One of CouchDB’s core features is scalability. There are two axis of scalability in CouchDB:

  1. Scaling the amount of data stored
  2. Scaling the number of requests handled

One mechanism is responsible for achieving this: sharding. Sharding means that what looks like a single database to the CouchDB API is in reality multiple parts. Those parts are all independent from each other and can live on one or more nodes of a CouchDB cluster.

This allows you to store more data in a single database than fits onto a single CouchDB node. It also allows you to handle more requests to that database than a single node can handle.

In addition, since CouchDB 3.0.0, you can now increase the number of shards of a database, while the cluster is fully operational.

The number of shards is identified by the value q. In CouchDB 2 q defaulted to 8, in anticipation of storing a lot of data in CouchDB. In CouchDB 3, q got reduced to 2, since now you can dynamically increase the number as your data grows.

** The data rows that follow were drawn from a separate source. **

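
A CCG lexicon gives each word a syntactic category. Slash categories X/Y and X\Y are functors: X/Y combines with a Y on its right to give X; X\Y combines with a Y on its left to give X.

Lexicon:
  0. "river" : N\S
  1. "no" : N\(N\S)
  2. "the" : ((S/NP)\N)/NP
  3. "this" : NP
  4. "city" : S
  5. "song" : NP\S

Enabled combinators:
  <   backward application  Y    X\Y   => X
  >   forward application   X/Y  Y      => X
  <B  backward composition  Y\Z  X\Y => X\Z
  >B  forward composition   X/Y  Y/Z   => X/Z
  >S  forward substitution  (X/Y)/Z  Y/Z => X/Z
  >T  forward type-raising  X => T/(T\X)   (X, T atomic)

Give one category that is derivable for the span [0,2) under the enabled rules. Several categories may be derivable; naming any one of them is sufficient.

[0,6] S   >
  [0,4] S/NP   <
    [0,2] N   <
      [0,1] "river" : N\S
      [1,2] "no" : N\(N\S)
    [2,4] (S/NP)\N   >
      [2,3] "the" : ((S/NP)\N)/NP
      [3,4] "this" : NP
  [4,6] NP   <
    [4,5] "city" : S
    [5,6] "song" : NP\S

N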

This leaves one more point to cover: what is the right value of q for you?

As usual, everything depends on your exact usage of CouchDB, document size and structure, request patterns etc, but in general, our advice is a minimum of 2, and increasing in powers of 2, a q for every 10GB of data, or 1M documents, whichever comes first.

So a database with 100GB of data and q=8 should start considering going to q=16.